Philanthropy of Travis Scott: rapper, foundation have done great work
Travis Scott seen here with fans Nov 2018 as Mayor Sylvester Turner declared it Travis Scott Day.

Houstonians are joining the nation mourning the victims of the Astroworld stampede. And while the blame game runs rampant, many say the tragedy doesn’t negate the philanthropic work Travis Scott has done for the community.

Through his Cactus Jack Foundation, Scott has made it his mission to provide educational and creative resources for young adults in his hometown of Houston, bringing everything from scholarships to food drives to charity softball games.

Scott has even been honored with “Travis Scott Day,” proclaimed by Mayor Sylvester Turner to celebrate Scott’s music career and to honor his role as Houston’s ambassador for art, education and youth initiatives.

“Investing in our youth is one of the most important things we can do for our city,” said Turner in announcing the day. “Education and mentorship equip young people with the skills they need for a successful career path. I am grateful that Travis is partnering with the City of Houston to support our nationally-recognized My Brother’s Keeper program, which provides support for boys and young men of color. I also applaud him and his Cactus Jack Foundation for investing in the lives of young men and women by providing scholarships to cover their tuition at HBCUs. If we can turn around one person in one family, that positively impacts every neighborhood, which builds on the resilience and strength of our entire city.”

Here’s a look at some of Scott’s philanthropic efforts.

Waymon Webster scholarship progam – The Cactus Jack Foundation’s first initiative was a scholarship program to cover tuition for college students who were experiencing financial challenges during the pandemic. It’s named after Scott’s grandfather who attended Prairie View A&M University. Scott, born Jacques Berman Webster II, selected students at Morehouse, Howard, Texas Southern, Grambling State and Prairie View A&M.

“Waymon Webster was a dean of the Prairie View A&M graduate school. My grandfather wanted me to take it all the way through college. I feel there is a power in education so to be able to give someone the opportunity to fulfill that dream as my papa thought for me is amazing,” Scott said at the time of the launch.

Cactus Jack Gardens – Scott works with the City of Houston on the community-based agriculture program for local elementary schools. Two days before this year’s festival, he unveiled a new campus garden at Young Elementary as part of a collaborative effort to bring gardens to several HISD campuses across the city. 

According to Scott, Cactus Jack Gardens will give students the opportunity to learn about agriculture, gardening, food and nutrition. 
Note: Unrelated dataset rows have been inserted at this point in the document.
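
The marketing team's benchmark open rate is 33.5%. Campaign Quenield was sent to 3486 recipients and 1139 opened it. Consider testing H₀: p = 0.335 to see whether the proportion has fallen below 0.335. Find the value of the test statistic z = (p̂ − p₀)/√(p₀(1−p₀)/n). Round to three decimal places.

p̂ = 1139/3486 = 0.32674.
SE = √(p₀(1−p₀)/n) = √(0.22278/3486) = 0.00799.
z = (0.32674 − 0.335)/0.00799 = -0.00826/0.00799 = -1.034.
p-value = P(Z < -1.034) ≈ 0.1506.

z = -1.034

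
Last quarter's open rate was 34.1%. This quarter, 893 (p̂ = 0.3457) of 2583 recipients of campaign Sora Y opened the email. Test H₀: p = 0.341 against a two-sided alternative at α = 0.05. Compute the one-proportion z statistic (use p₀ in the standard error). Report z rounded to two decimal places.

p̂ = 893/2583 ≈ 0.3457.
Under H₀, SE = √(0.341·0.659/2583) = √(8.69992e-05) = 0.0093.
z = (0.3457 − 0.341)/0.0093 = 0.0047/0.0093 = 0.51.
Two-sided p-value ≈ 2·Φ(−0.506) = 0.6127, so at α = 0.05 we fail to reject H₀.

z = 0.51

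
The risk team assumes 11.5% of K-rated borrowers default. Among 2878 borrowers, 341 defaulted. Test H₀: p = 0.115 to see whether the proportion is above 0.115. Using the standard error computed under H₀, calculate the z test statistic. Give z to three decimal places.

p̂ = 341/2878 ≈ 0.118485.
Under H₀, SE = √(0.115·0.885/2878) = √(3.53631e-05) = 0.005947.
z = (0.118485 − 0.115)/0.005947 = 0.003485/0.005947 = 0.586.
p-value = P(Z > 0.586) ≈ 0.2789.

z = 0.586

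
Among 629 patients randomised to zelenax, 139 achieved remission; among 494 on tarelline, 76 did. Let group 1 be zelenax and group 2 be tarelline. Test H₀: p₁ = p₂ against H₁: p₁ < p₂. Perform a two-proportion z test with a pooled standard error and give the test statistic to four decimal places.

p̂₁ = 139/629 ≈ 0.220986, p̂₂ = 76/494 ≈ 0.153846.
Pooled p̂ = (139+76)/(629+494) = 215/1123 = 0.191451.
SE = √(p̂(1−p̂)(1/n₁+1/n₂)) = √(0.191451·0.808549·0.00361412) = √(0.000559457) = 0.023653.
z = (0.220986 − 0.153846)/0.023653 = 0.067140/0.023653 = 2.8385.
p-value = P(Z < 2.839) ≈ 0.9977.

z = 2.8385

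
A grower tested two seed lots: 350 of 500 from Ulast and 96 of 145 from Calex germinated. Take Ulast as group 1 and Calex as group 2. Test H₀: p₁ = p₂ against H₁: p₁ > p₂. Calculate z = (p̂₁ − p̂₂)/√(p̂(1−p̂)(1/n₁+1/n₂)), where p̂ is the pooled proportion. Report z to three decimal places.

p̂₁ = 350/500 ≈ 0.70000, p̂₂ = 96/145 ≈ 0.66207.
Pooled p̂ = (350+96)/(500+145) = 446/645 = 0.69147.
SE = √(0.213338 × 0.00889655) = 0.04357.
z = (0.70000 − 0.66207)/0.04357 = 0.03793/0.04357 = 0.871.
p-value = P(Z > 0.871) ≈ 0.1920.

z = 0.871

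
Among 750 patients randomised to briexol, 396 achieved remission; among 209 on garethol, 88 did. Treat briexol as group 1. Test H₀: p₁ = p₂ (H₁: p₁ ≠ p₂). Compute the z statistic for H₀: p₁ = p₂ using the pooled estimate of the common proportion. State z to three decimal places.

z = 2.735

p̂₁ = 396/750 ≈ 0.52800, p̂₂ = 88/209 ≈ 0.42105.
Pooled p̂ = (396+88)/(750+209) = 484/959 = 0.50469.
SE = √(0.249978 × 0.00611802) = 0.03911.
z = (0.52800 − 0.42105)/0.03911 = 0.10695/0.03911 = 2.735.
p-value = 2·P(Z > 2.735) ≈ 0.0062.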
During the ribbon cutting ceremony, Scott dedicated the garden to his grandmother, Miss Sealie Terrell, who joined him for the ceremony. Within the garden sits Miss Sealie’s Corner, a gazebo dedicated to Scott’s grandmother. 

The HISD Nutrition Services’ Get Growing Houston program teamed up with the foundation to install gardens at Alcott, Bastian, Rucker and Wesley elementary schools, Attucks and M.C. Williams middle schools and Washington High School.
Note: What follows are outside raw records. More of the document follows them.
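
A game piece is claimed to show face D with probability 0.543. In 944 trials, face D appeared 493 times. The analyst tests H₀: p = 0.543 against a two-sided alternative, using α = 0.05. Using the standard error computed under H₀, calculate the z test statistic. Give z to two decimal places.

z = -1.28

p̂ = 493/944 ≈ 0.5222.
SE = √(p₀(1−p₀)/n) = √(0.24815/944) = 0.0162.
z = (0.5222 − 0.543)/0.0162 = -0.0208/0.0162 = -1.28.
Two-sided p-value ≈ 2·Φ(−1.280) = 0.2005, so at α = 0.05 we fail to reject H₀.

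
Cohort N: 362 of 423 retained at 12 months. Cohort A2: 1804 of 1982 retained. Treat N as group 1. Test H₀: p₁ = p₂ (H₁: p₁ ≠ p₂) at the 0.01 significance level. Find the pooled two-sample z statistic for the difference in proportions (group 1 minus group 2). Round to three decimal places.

p̂₁ = 362/423 ≈ 0.855792, p̂₂ = 1804/1982 ≈ 0.910192.
Pooled p̂ = (362+1804)/(423+1982) = 2166/2405 = 0.900624.
SE = √(p̂(1−p̂)(1/n₁+1/n₂)) = √(0.900624·0.099376·0.00286861) = √(0.000256742) = 0.016023.
z = (0.855792 − 0.910192)/0.016023 = -0.054400/0.016023 = -3.395.
Two-sided p-value ≈ 2·Φ(−3.395) = 0.0007, so at α = 0.01 we reject H₀.

z = -3.395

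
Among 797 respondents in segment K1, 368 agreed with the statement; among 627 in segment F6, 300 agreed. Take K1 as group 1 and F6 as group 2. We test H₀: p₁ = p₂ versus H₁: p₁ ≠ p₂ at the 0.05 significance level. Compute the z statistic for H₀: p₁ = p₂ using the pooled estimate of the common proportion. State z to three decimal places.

z = -0.628

p̂₁ = 368/797 ≈ 0.46173, p̂₂ = 300/627 ≈ 0.47847.
Pooled p̂ = (368+300)/(797+627) = 668/1424 = 0.46910.
SE = √(0.249045 × 0.0028496) = 0.02664.
z = (0.46173 − 0.47847)/0.02664 = -0.01674/0.02664 = -0.628.
Two-sided p-value ≈ 2·Φ(−0.628) = 0.5298. With α = 0.05, fail to reject H₀.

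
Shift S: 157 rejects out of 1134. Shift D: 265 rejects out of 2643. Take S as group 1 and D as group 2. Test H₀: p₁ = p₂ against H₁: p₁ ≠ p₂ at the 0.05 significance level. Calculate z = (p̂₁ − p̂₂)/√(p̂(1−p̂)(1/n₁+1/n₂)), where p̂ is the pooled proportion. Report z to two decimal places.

p̂₁ = 157/1134 = 0.138448, p̂₂ = 265/2643 = 0.100265.
Pooled p̂ = (157+265)/(1134+2643) = 422/3777 = 0.111729.
SE = √(p̂(1−p̂)(1/n₁+1/n₂)) = √(0.111729·0.888271·0.00126019) = √(0.000125068) = 0.011183.
z = (0.138448 − 0.100265)/0.011183 = 0.038183/0.011183 = 3.41.
Two-sided p-value ≈ 2·Φ(−3.414) = 0.0006. With α = 0.05, reject H₀.

z = 3.41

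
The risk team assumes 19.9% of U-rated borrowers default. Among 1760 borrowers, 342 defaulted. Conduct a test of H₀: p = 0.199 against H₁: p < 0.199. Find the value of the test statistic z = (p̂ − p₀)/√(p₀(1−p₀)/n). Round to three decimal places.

z = -0.492

p̂ = 342/1760 ≈ 0.19432.
Under H₀, SE = √(0.199·0.801/1760) = √(9.05676e-05) = 0.00952.
z = (0.19432 − 0.199)/0.00952 = -0.00468/0.00952 = -0.492.
p-value = P(Z < -0.492) ≈ 0.3114.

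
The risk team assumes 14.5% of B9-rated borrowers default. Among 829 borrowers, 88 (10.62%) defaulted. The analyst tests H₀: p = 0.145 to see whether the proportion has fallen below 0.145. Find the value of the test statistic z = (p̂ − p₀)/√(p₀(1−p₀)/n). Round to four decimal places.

p̂ = 88/829 = 0.106152.
SE = √(p₀(1−p₀)/n) = √(0.12397/829) = 0.012229.
z = (0.106152 − 0.145)/0.012229 = -0.038848/0.012229 = -3.1767.
p-value = P(Z < -3.177) ≈ 0.0007.

z = -3.1767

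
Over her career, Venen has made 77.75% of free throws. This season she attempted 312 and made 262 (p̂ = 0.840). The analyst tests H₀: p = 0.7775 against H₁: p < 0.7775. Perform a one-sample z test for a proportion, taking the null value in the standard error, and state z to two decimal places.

p̂ = 262/312 = 0.83974.
Under H₀, SE = √(0.7775·0.2225/312) = √(0.000554467) = 0.02355.
z = (0.83974 − 0.7775)/0.02355 = 0.06224/0.02355 = 2.64.

z = 2.64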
Fashion Curriculum – Through a national partnership with The New School’s Parsons School of Design, the Cactus Jack Foundation brings its fashion curriculum to Houston through My Brother’s Keeper, an online certification program made available via scholarships. The Cactus Design Center is described as an innovative hub and transformational youth center connecting high school students to education resources, hands-on training and mentorship that will unlock new pathways to career, college and workforce opportunities in graphic and fashion design.
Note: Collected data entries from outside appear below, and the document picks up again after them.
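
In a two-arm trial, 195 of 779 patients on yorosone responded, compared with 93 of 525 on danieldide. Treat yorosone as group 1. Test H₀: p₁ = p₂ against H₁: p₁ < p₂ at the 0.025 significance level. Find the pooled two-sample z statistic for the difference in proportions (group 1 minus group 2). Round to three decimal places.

p̂₁ = 195/779 = 0.250321, p̂₂ = 93/525 = 0.177143.
Pooled p̂ = (195+93)/(779+525) = 288/1304 = 0.220859.
SE = √(0.17208 × 0.00318846) = 0.023424.
z = (0.250321 − 0.177143)/0.023424 = 0.073178/0.023424 = 3.124.
p-value = P(Z < 3.124) ≈ 0.9991; since p > α = 0.025, fail to reject H₀.

z = 3.124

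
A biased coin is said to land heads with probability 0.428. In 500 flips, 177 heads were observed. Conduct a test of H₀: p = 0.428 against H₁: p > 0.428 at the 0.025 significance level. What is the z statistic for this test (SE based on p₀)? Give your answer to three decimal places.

z = -3.344

p̂ = 177/500 ≈ 0.35400.
Under H₀, SE = √(0.428·0.572/500) = √(0.000489632) = 0.02213.
z = (0.35400 − 0.428)/0.02213 = -0.07400/0.02213 = -3.344.
p-value = P(Z > -3.344) ≈ 0.9996. With α = 0.025, fail to reject H₀.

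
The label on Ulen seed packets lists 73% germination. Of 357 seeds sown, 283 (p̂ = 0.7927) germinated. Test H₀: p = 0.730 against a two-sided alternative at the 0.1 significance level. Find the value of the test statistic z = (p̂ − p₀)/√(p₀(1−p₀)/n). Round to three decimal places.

z = 2.669

p̂ = 283/357 = 0.79272.
SE = √(p₀(1−p₀)/n) = √(0.1971/357) = 0.02350.
z = (0.79272 − 0.73)/0.02350 = 0.06272/0.02350 = 2.669.
p-value = 2·P(Z > 2.669) ≈ 0.0076, so at α = 0.1 we reject H₀.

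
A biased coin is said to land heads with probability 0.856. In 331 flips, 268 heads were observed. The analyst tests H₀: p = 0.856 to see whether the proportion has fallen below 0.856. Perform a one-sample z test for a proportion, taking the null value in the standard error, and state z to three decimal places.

z = -2.401

p̂ = 268/331 = 0.80967.
Under H₀, SE = √(0.856·0.144/331) = √(0.000372399) = 0.01930.
z = (0.80967 − 0.856)/0.01930 = -0.04633/0.01930 = -2.401.
p-value = P(Z < -2.401) ≈ 0.0082.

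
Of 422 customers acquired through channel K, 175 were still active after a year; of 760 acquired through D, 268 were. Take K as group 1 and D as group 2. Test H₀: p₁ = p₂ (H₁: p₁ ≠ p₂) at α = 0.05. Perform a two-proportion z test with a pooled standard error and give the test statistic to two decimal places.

z = 2.11

p̂₁ = 175/422 = 0.4147, p̂₂ = 268/760 = 0.3526.
Pooled p̂ = (175+268)/(422+760) = 443/1182 = 0.3748.
SE = √(p̂(1−p̂)(1/n₁+1/n₂)) = √(0.3748·0.6252·0.00368546) = √(0.000863584) = 0.0294.
z = (0.4147 − 0.3526)/0.0294 = 0.0621/0.0294 = 2.11.
p-value = 2·P(Z > 2.112) ≈ 0.0347, so at α = 0.05 we reject H₀.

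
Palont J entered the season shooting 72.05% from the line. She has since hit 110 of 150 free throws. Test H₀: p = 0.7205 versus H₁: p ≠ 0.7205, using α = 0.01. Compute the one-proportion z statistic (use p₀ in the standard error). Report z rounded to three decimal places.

p̂ = 110/150 = 0.73333.
Standard error under H₀: √(0.7205×0.2795/150) = 0.03664.
z = (0.73333 − 0.7205)/0.03664 = 0.01283/0.03664 = 0.350.
p-value = 2·P(Z > 0.350) ≈ 0.7262. With α = 0.01, fail to reject H₀.

z = 0.350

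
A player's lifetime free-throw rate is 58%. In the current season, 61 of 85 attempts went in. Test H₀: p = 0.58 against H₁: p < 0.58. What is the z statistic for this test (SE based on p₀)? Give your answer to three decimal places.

z = 2.571

p̂ = 61/85 = 0.71765.
SE = √(p₀(1−p₀)/n) = √(0.2436/85) = 0.05353.
z = (0.71765 − 0.58)/0.05353 = 0.13765/0.05353 = 2.571.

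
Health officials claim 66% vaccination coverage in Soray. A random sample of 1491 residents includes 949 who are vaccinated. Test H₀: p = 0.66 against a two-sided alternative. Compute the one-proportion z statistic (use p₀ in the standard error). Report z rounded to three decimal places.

z = -1.917

p̂ = 949/1491 ≈ 0.636486.
Standard error under H₀: √(0.66×0.34/1491) = 0.012268.
z = (0.636486 − 0.66)/0.012268 = -0.023514/0.012268 = -1.917.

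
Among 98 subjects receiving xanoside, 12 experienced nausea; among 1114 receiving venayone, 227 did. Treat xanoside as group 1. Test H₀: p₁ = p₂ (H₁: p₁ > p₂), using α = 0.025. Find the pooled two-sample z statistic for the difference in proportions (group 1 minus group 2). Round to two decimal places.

z = -1.94

p̂₁ = 12/98 = 0.1224, p̂₂ = 227/1114 = 0.2038.
Pooled p̂ = (12+227)/(98+1114) = 239/1212 = 0.1972.
SE = √(p̂(1−p̂)(1/n₁+1/n₂)) = √(0.1972·0.8028·0.0111017) = √(0.00175751) = 0.0419.
z = (0.1224 − 0.2038)/0.0419 = -0.0814/0.0419 = -1.94.
p-value = P(Z > -1.940) ≈ 0.9738, so at α = 0.025 we fail to reject H₀.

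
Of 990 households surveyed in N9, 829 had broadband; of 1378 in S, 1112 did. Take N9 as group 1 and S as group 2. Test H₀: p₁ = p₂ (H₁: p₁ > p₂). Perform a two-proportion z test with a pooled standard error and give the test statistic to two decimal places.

p̂₁ = 829/990 = 0.8374, p̂₂ = 1112/1378 = 0.8070.
Pooled p̂ = (829+1112)/(990+1378) = 1941/2368 = 0.8197.
SE = √(0.147805 × 0.00173579) = 0.0160.
z = (0.8374 − 0.8070)/0.0160 = 0.0304/0.0160 = 1.90.

z = 1.90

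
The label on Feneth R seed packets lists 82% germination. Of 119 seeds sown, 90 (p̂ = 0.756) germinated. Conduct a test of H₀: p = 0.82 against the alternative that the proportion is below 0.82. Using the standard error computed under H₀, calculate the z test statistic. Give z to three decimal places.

z = -1.809

p̂ = 90/119 = 0.75630.
SE = √(p₀(1−p₀)/n) = √(0.1476/119) = 0.03522.
z = (0.75630 − 0.82)/0.03522 = -0.06370/0.03522 = -1.809.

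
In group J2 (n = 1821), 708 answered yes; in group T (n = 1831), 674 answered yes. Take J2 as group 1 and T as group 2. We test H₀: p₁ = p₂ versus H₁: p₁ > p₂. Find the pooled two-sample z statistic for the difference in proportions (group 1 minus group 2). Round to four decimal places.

p̂₁ = 708/1821 = 0.3887974, p̂₂ = 674/1831 = 0.3681049.
Pooled p̂ = (708+674)/(1821+1831) = 1382/3652 = 0.3784228.
SE = √(p̂(1−p̂)(1/n₁+1/n₂)) = √(0.3784228·0.6215772·0.0010953) = √(0.000257635) = 0.0160510.
z = (0.3887974 − 0.3681049)/0.0160510 = 0.0206925/0.0160510 = 1.2892.

z = 1.2892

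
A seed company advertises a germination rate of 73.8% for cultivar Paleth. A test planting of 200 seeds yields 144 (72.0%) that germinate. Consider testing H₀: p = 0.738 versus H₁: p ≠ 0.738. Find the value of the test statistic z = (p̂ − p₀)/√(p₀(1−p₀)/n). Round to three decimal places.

z = -0.579

p̂ = 144/200 = 0.72000.
SE = √(p₀(1−p₀)/n) = √(0.19336/200) = 0.03109.
z = (0.72000 − 0.738)/0.03109 = -0.01800/0.03109 = -0.579.
p-value = 2·P(Z > 0.579) ≈ 0.5627.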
Winter storm emergency relief – During the winter storm earlier this year, Scott held a drive to help the city bring food to 50,000 Houston residents affected by the storm. Scott set up a contactless, relief event that took place at Willowridge High School. The weekend drive fed over 1,000 families. Each family was given proper PPE gear, fresh produce, water, canned food and masks. The relief initiative also provided home deliveries to other elderly citizens in Houston who were unable to attend the drive in person. Hundreds of meals also made their way to first responders throughout the city.

Turkey giveaway – Scott and the City of Houston teamed up to give out turkeys to families in Houston during Thanksgiving 2020. More than 1,000 turkeys were given to families in need. Scott also provided free mobile COVID-19 testing.

Sunnyside basketball court – The foundation partnered with Jordan Brand to unveil a new outdoor mural and basketball court at Sunnyside Park in an effort to revitalize the area. They also offered a basketball clinic for 75 fifth graders from the Sunnyside community.